The limitations of this study are its single-center experience, still a small sample size, and retrospective nature. Future investigations with large PJP cohort size are necessary to further explore the clinical characteristics and microbial flora variations in non-HIV infected children with PJP. The fact that PCR and Gomori methenamine silver staining of P. jiroveci have not been routinely performed in the laboratory also limited our study to obtain data on its detection performance. Despite the advantages of mNGS in terms of sensitivity and its role in guiding the adjustment of anti-infection treatment, as well as the controlled turnaround time of within 48 h or even 24 h, the interpretation of mNGS results remains challenging. A significant issue is the distinction between pathogenicity and colonization or contamination.
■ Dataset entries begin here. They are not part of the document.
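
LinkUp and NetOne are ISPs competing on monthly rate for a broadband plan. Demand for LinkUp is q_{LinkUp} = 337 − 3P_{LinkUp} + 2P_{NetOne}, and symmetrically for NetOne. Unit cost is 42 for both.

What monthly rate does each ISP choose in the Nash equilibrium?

115.75

LinkUp's profit: π = (P_{LinkUp} − 42)(337 − 3P_{LinkUp} + 2P_{NetOne}).
∂π/∂P_{LinkUp} = 463 − 6P_{LinkUp} + 2P_{NetOne} = 0 ⇒ P_{LinkUp} = 463/6 + (1/3)P_{NetOne}.
By symmetry P_{NetOne} = P_{LinkUp}; substituting into the reaction function, (2/3)P_{LinkUp} = 463/6 and P_{LinkUp} = 115.75.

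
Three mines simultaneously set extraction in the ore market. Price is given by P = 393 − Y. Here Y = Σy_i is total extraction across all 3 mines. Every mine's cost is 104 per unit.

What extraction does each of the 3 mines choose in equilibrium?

72.25

A representative mine's profit is π_i = y_i(393 − Y) − 104y_i, with Y = y_i + Σ_{j≠i} y_j.
First-order condition: 289 − 2y_i − Σ_{j≠i} y_j = 0.
With identical mines, set every y_j = y: then 289 − 2y − 2y = 0, i.e. y = 289/4 = 72.25.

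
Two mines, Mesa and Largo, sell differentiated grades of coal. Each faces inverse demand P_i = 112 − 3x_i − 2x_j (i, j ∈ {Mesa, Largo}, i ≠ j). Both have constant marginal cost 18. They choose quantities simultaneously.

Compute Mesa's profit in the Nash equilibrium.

414.1875

Mine Mesa's profit: π = x_{Mesa}(112 − 3x_{Mesa} − 2x_{Largo}) − 18x_{Mesa}.
∂π/∂x_{Mesa} = 94 − 6x_{Mesa} − 2x_{Largo} = 0 ⇒ x_{Mesa} = 47/3 − (1/3)x_{Largo}.
By symmetry x_{Largo} = x_{Mesa}; substituting into the reaction function, (4/3)x_{Mesa} = 47/3 and x_{Mesa} = 11.75.
P_{Mesa} = 112 − 3·11.75 − 2·11.75 = 53.25.
Profit = (53.25 − 18)·11.75 = 414.1875.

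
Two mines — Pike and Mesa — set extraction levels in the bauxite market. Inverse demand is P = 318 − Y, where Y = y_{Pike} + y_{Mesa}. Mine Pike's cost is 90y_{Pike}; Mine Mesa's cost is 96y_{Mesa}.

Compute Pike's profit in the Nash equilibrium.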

A positive mNGS result does not necessarily indicate PJP; the patient may merely be colonized, with pulmonary symptoms stemming from another respiratory infection, given that PJP symptoms are non-specific. Therefore it requires a comprehensive diagnosis of the infectious agents combining clinical features, patient risk factors, various laboratory tests, and multiple pathogenetic test results.

Conclusions

We found that non-HIV infected pediatric patients with PJP are at a higher risk of mortality and more common occurrence of delays in definitive diagnosis and initiation of antimicrobial therapy, particularly among those with primary immunodeficiency. BALF-mNGS can facilitate the identification of a provisional diagnosis of PJP and provide valuable guidance for clinical management.